Teleskop keşfediliyor.

Evet, teleskobu kim icat etti?

Kimin icat ettiği tam olarak bilinmeyen birkaç buluştan biri…

Hatırlayacaksınız, pil ile ilgili Pil, pilin tarihi ve sonsuz pil makalemiz gibi mesela.

Orada da tarihin içinde benzer birçok deneme olduğunu ama patenti alan ilk kişinin Alessandro Volta olduğu için ona mal edildiğini hatırlayacaksınız. Şimdi biz bugün uzayı keşfetmemize yardımcı olan, o dönemlerde ise sadece çok daha küçük çaplı uzakları yakınlaştıran teleskobun tarihine bir yolculuk yapmak istiyoruz.

Teleskop ile ilgili ilk denemeler

Çinli filozof Mozi, M.Ö. 400’lü yıllarda içbükey aynaların güneşten gelen ışınları odaklayabildiğine dair gözlemlerini kaydettiğinde belki de uzağı yakın gösterme konusunda deneysel adımlar attığının tam olarak farkında değildi. Daha sonraları M.Ö. 424’te Yunan oyun yazarı ve tiyatro yönetmeni Aristophanes, içi suyla dolu birçok şekle sahip camların güneş ışınlarını bükebildiğini fark etti ve bunu kaydetti.
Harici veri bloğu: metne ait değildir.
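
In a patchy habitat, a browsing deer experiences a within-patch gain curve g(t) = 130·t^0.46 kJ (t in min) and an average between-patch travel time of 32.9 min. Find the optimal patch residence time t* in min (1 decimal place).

By the marginal value theorem, leave when the instantaneous gain rate g'(t) equals the habitat-wide average g(t)/(T + t).
g'(t) = 0.46·130·t^-0.54. Setting 0.46·130·t^-0.54 = 130·t^0.46/(32.9+t) gives 0.46(32.9+t) = t, so 0.54·t = 0.46×32.9.
t* = 0.46×32.9/0.54 = 28.03 min.

28.0 min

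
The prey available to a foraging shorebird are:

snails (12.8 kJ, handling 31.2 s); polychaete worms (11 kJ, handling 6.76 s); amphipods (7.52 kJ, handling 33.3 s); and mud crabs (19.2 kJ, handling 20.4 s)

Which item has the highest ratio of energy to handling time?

In descending order of E/h:
polychaete worms: 11/6.76 = 1.63 kJ/s
mud crabs: 19.2/20.4 = 0.941 kJ/s
snails: 12.8/31.2 = 0.41 kJ/s
amphipods: 7.52/33.3 = 0.226 kJ/s

polychaete worms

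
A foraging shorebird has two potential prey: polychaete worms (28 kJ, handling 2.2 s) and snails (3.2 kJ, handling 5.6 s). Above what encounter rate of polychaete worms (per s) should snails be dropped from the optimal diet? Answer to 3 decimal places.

Drop snails once their profitability E₂/h₂ falls below the rate achievable on polychaete worms alone: E₂/h₂ = λE₁/(1 + λh₁).
Solve for λ: λE₁h₂ = E₂(1 + λh₁) → λ(E₁h₂ − E₂h₁) = E₂ → λ = E₂/(E₁h₂ − E₂h₁).
λ = 3.2/(28×5.6 − 3.2×2.2) = 3.2/149.8 = 0.02137 per s.

0.021 per s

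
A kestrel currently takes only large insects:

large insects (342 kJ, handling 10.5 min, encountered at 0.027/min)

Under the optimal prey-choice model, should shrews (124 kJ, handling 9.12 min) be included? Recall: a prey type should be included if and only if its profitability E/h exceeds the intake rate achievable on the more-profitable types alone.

Intake rate on the current diet: R = (0.027×342) / (1 + 0.027×10.5) = 9.234/1.284 = 7.194 kJ/min.
shrews: E/h = 124/9.12 = 13.6 kJ/min.
13.6 > 7.194, so adding shrews raises the average — include it.

Yes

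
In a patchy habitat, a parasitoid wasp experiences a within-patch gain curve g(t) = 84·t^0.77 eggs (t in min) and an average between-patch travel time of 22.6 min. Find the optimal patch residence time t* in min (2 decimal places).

By the marginal value theorem, leave when the instantaneous gain rate g'(t) equals the habitat-wide average g(t)/(T + t).
g'(t) = 0.77·84·t^-0.23. Setting 0.77·84·t^-0.23 = 84·t^0.77/(22.6+t) gives 0.77(22.6+t) = t, so 0.23·t = 0.77×22.6.
t* = 0.77×22.6/0.23 = 75.66 min.

75.66 min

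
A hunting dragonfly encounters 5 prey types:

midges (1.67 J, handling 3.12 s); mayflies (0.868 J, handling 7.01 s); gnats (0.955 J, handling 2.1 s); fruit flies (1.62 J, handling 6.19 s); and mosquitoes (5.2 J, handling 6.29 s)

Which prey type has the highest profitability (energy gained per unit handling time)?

In descending order of E/h:
mosquitoes: 5.2/6.29 = 0.827 J/s
midges: 1.67/3.12 = 0.535 J/s
gnats: 0.955/2.1 = 0.455 J/s
fruit flies: 1.62/6.19 = 0.262 J/s
mayflies: 0.868/7.01 = 0.124 J/s

mosquitoes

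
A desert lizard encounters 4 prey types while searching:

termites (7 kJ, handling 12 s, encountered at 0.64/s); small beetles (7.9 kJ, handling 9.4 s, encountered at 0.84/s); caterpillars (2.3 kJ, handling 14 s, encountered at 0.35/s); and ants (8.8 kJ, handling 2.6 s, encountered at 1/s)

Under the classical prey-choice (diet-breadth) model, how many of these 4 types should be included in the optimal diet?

Rank by E/h (kJ/s): ants 3.38, small beetles 0.84, termites 0.583, caterpillars 0.164. Include each in turn until the next type's E/h falls below the running intake rate.
Rate on top 1: 2.444. small beetles: 0.84 < 2.444 → exclude; stop.
Optimal diet: ants — 1 of 4 types.

1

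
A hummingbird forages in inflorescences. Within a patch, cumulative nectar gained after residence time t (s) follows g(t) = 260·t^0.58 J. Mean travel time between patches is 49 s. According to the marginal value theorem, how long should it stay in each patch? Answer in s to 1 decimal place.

67.7 s

Optimal t* satisfies g'(t*) = g(t*)/(T + t*).
g'(t) = 0.58·260·t^-0.42. Setting 0.58·260·t^-0.42 = 260·t^0.58/(49+t) gives 0.58(49+t) = t, so 0.42·t = 0.58×49.
t* = 0.58×49/0.42 = 67.67 s.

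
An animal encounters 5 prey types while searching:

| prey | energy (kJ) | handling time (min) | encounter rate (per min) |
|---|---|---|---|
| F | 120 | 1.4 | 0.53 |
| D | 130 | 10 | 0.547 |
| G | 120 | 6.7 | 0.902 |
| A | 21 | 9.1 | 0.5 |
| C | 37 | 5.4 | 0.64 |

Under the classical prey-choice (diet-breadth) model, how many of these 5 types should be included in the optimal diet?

E/h in descending order: F 85.7, G 17.9, D 13, C 6.85, A 2.31 kJ/min. The optimal diet is the largest prefix of this list for which every included type satisfies E_i/h_i > R on the types above it.
Rate on top 1: 36.51. G: 17.9 < 36.51 → exclude; stop.
Optimal diet: F — 1 of 5 types.

1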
M.Ö. 3. Yüzyılda ise Yunan matematikçi Öklid ilk olarak güneş ışınlarının yansıması ve kırılmasına ilişkin bilimsel bir bakış açısına sahip olarak çalışmalarda bulundu. Onun bu çalışmaları yüz yıllar sonra Ptolemy tarafından geliştirildi. M.S.10. yy.’dan sonra İslam bilim insanları birçok önemli çalışmaya imza attı. Hatta İbn-i Heysemın “Optik Kitabı” Avrupa’ya Latince‘ ye çevrilerek ulaştı. Bu kitap Avrupa’nın modern lens keşfinin temelini oluşturacaktı. Öyle ki 13. Yüzyılda keşfedilen gözlük bu çalışmaların bir sonucu olarak hayatımıza girmiştir. 1570’den sonra uzağı yakın gösterme konusu bilimin aklını daha fazla kurcalamaya başlamış ve bununla ilgili çok fazla araştırma ve deneysel çalışmalar gerçekleşmiştir.
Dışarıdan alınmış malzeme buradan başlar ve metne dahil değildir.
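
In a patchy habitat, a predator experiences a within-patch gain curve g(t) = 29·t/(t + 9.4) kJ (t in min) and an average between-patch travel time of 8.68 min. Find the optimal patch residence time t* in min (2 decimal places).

Maximise g(t)/(T+t): set derivative to zero → g'(t)(T+t) = g(t).
g'(t) = 29·9.4/(t + 9.4)². Setting 29·9.4/(t+9.4)² = 29t/[(t+9.4)(8.68+t)] gives 9.4(8.68+t) = t(t+9.4), so t² = 9.4×8.68 = 81.59.
t* = √81.59 = 9.033 min.

9.03 min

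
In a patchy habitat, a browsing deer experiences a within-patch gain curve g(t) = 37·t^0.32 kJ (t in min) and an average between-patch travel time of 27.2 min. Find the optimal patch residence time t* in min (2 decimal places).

12.80 min

Maximise g(t)/(T+t): set derivative to zero → g'(t)(T+t) = g(t).
g'(t) = 0.32·37·t^-0.68. Setting 0.32·37·t^-0.68 = 37·t^0.32/(27.2+t) gives 0.32(27.2+t) = t, so 0.68·t = 0.32×27.2.
t* = 0.32×27.2/0.68 = 12.8 min.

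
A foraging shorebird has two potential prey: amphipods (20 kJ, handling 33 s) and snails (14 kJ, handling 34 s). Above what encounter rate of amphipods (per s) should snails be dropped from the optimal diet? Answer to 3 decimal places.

The zero-one rule: include snails iff E₂/h₂ > λE₁/(1+λh₁). Equality gives the switch point.
λE₁h₂ = E₂ + λE₂h₁ ⇒ λ = E₂/(E₁h₂ − E₂h₁) = 14/(680 − 462) = 0.06422 per s.

0.064 per s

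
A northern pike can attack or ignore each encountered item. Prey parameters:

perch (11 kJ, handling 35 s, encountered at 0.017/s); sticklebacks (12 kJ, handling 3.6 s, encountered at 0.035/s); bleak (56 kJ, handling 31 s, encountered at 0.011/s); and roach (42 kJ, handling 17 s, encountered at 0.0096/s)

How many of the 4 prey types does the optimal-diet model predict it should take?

3

Rank by E/h (kJ/s): sticklebacks 3.33, roach 2.47, bleak 1.81, perch 0.314. Include each in turn until the next type's E/h falls below the running intake rate.
Rate on top 1: 0.373. roach: 2.47 > 0.373 → include.
Rate on top 2: 0.6385. bleak: 1.81 > 0.6385 → include.
Rate on top 3: 0.8828. perch: 0.314 < 0.8828 → exclude; stop.
Optimal diet: sticklebacks, roach, bleak — 3 of 4 types.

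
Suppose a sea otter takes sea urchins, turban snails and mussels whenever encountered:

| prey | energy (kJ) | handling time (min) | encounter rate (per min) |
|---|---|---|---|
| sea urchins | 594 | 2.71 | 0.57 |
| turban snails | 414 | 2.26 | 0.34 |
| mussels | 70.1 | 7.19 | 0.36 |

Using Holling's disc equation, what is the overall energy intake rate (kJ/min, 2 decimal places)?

85.50 kJ/min

Energy encountered per unit search time: 0.57×594 + 0.34×414 + 0.36×70.1 = 504.6 kJ/min.
Handling time per unit search time: 0.57×2.71 + 0.34×2.26 + 0.36×7.19 = 4.901.
Rate = 504.6/(1 + 4.901) = 85.5 kJ/min.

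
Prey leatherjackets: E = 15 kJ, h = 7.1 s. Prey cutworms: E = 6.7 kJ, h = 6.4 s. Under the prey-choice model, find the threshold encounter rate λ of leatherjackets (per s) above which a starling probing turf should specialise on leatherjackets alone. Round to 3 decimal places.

0.138 per s

At the threshold, the rate on leatherjackets alone equals the profitability of cutworms: λ·15/(1 + λ·7.1) = 6.7/6.4 = 1.047.
Rearranging, λ(15 − 1.047×7.1) = 1.047, so λ = 1.047/7.567 = 0.1383 per s.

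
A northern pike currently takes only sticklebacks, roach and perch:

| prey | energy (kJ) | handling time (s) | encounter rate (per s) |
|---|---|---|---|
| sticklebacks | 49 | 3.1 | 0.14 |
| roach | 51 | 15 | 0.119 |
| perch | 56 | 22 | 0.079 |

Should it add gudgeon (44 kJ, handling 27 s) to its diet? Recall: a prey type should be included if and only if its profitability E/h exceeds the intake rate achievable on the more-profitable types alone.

Intake rate on the current diet: R = (0.14×49 + 0.119×51 + 0.079×56) / (1 + 0.14×3.1 + 0.119×15 + 0.079×22) = 17.35/4.957 = 3.501 kJ/s.
Profitability of gudgeon: 44/27 = 1.63 kJ/s.
Since 1.63 < R, time spent handling gudgeon is better spent searching.

No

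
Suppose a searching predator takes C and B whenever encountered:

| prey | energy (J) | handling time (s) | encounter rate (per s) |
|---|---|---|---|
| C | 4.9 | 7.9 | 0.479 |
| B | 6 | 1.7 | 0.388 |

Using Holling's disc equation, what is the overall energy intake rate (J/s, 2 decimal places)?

R = Σλ_iE_i / (1 + Σλ_ih_i)
Numerator: 0.479×4.9 + 0.388×6 = 4.675
Denominator: 1 + 0.479×7.9 + 0.388×1.7 = 5.444
R = 4.675/5.444 = 0.8588 J/s

0.86 J/s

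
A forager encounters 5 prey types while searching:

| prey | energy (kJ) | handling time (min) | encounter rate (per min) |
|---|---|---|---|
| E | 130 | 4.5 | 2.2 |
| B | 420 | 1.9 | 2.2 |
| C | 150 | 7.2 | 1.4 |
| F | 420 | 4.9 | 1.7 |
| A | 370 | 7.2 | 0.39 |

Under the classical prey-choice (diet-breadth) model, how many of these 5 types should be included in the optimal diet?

1

Profitabilities (E/h, kJ/min): B 221, F 85.7, A 51.4, E 28.9, C 20.8. Add prey in this order while the next type's profitability exceeds the intake rate on those already taken.
Rate on top 1: 178.4. F: 85.7 < 178.4 → exclude; stop.
Optimal diet: B — 1 of 5 types.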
1590 yılı ve bu tarihe yakın takip eden yıllarda Hollandalı Zacharias Janssen ve Hans Janssen işyerlerindeki cam stokları ile vakit geçirirken konkav bir mercek ve konveks bir merceğin yan yana aynı hizaya geldiğinde küçük bir nesnenin daha büyük göründüğünü fark etmeleri bugün kullandığımız, teleskop, mikroskop gibi tüm cihazların gelişimi için bir fitil gibi olmuştu. 1608 yılında Hans Lippershey isimli yine Hollandalı olan bir gözlükçü bu buluşun patentini almaya kalkışan ilk kişi olmuştur. Lippershey teleskop ile ilgili şu tezde bulunmuştur,

“aynı hizada ama uygun aralıkta hizalanmış konkav ve konveks mercekler uzaktaki nesneleri yakın gösterecektir.”
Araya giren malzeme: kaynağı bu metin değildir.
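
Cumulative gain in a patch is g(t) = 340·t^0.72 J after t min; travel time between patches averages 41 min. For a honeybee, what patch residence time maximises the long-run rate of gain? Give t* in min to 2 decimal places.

105.43 min

Maximise g(t)/(T+t): set derivative to zero → g'(t)(T+t) = g(t).
g'(t) = 0.72·340·t^-0.28. Setting 0.72·340·t^-0.28 = 340·t^0.72/(41+t) gives 0.72(41+t) = t, so 0.28·t = 0.72×41.
t* = 0.72×41/0.28 = 105.4 min.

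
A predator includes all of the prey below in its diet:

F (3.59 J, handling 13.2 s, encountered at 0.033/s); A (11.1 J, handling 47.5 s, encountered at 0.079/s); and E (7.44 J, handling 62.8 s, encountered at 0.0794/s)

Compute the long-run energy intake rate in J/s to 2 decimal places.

0.16 J/s

R = Σλ_iE_i / (1 + Σλ_ih_i)
Numerator: 0.033×3.59 + 0.079×11.1 + 0.0794×7.44 = 1.586
Denominator: 1 + 0.033×13.2 + 0.079×47.5 + 0.0794×62.8 = 10.17
R = 1.586/10.17 = 0.1559 J/s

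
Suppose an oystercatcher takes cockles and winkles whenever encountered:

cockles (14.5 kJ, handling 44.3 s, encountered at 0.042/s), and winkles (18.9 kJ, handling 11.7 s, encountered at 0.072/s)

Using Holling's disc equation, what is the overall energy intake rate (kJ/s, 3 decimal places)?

0.532 kJ/s

R = (0.042×14.5 + 0.072×18.9) / (1 + 0.042×44.3 + 0.072×11.7) = 1.97/3.703 = 0.5319 kJ/s.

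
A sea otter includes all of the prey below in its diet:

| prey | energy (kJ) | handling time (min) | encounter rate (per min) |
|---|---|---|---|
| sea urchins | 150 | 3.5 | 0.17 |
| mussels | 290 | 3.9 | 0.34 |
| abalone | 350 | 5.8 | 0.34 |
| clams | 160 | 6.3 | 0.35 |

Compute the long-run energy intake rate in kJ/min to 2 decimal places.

R = Σλ_iE_i / (1 + Σλ_ih_i)
Numerator: 0.17×150 + 0.34×290 + 0.34×350 + 0.35×160 = 299.1
Denominator: 1 + 0.17×3.5 + 0.34×3.9 + 0.34×5.8 + 0.35×6.3 = 7.098
R = 299.1/7.098 = 42.14 kJ/min

42.14 kJ/min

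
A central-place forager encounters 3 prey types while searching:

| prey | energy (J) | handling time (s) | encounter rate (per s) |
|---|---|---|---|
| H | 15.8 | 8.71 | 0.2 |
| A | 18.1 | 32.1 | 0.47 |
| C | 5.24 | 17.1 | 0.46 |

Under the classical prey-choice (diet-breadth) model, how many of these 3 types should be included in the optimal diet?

1

Rank by E/h (J/s): H 1.81, A 0.564, C 0.306. Include each in turn until the next type's E/h falls below the running intake rate.
Rate on top 1: 1.152. A: 0.564 < 1.152 → exclude; stop.
Optimal diet: H — 1 of 3 types.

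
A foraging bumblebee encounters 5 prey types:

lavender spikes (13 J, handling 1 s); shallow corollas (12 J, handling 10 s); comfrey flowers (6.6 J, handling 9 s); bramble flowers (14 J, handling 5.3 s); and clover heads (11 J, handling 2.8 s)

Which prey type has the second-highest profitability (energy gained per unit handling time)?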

Bu belki bu o yıllarda kazara keşfedilen bir şeydi, sonuçta küçük parçalara sahip gözlükleri bütün gün inceleyen gözlükçüler, sapları tutmaya yarayan o minik vidalarla başları her gün derde giriyordu. Bu durum onları mutlaka arayışa itmiş olmalı. 1609 yılında Ünlü gökbilimci, fizikçi, mühendis, matematikçi ve ileride gözlemsel astronominin babası kabul edilecek olan Galileo Galilei, Hollandalı Hans Lippershey’in temel teleskop tasarımını “perspicillum” olarak adlandırarak geliştirmeye başladı. Zaman içinde adı o zaman henüz teleskop olmayan bu yeni tasarımını birçok önemli, ileride bilime çok fazla katkıda bulunacak astronomik keşif yapmak için kullandı.

Teleskop Kelimesi

“Teleskop” kelimesi, Yunan matematikçi Giovanni Demisiani tarafından Galileo Galilei’nin birçok teleskobundan birine ev sahipliği yapan İtalyan Bilim Akademisi “Accademia dei Lincei“yi ziyareti sırasında ortaya çıktı.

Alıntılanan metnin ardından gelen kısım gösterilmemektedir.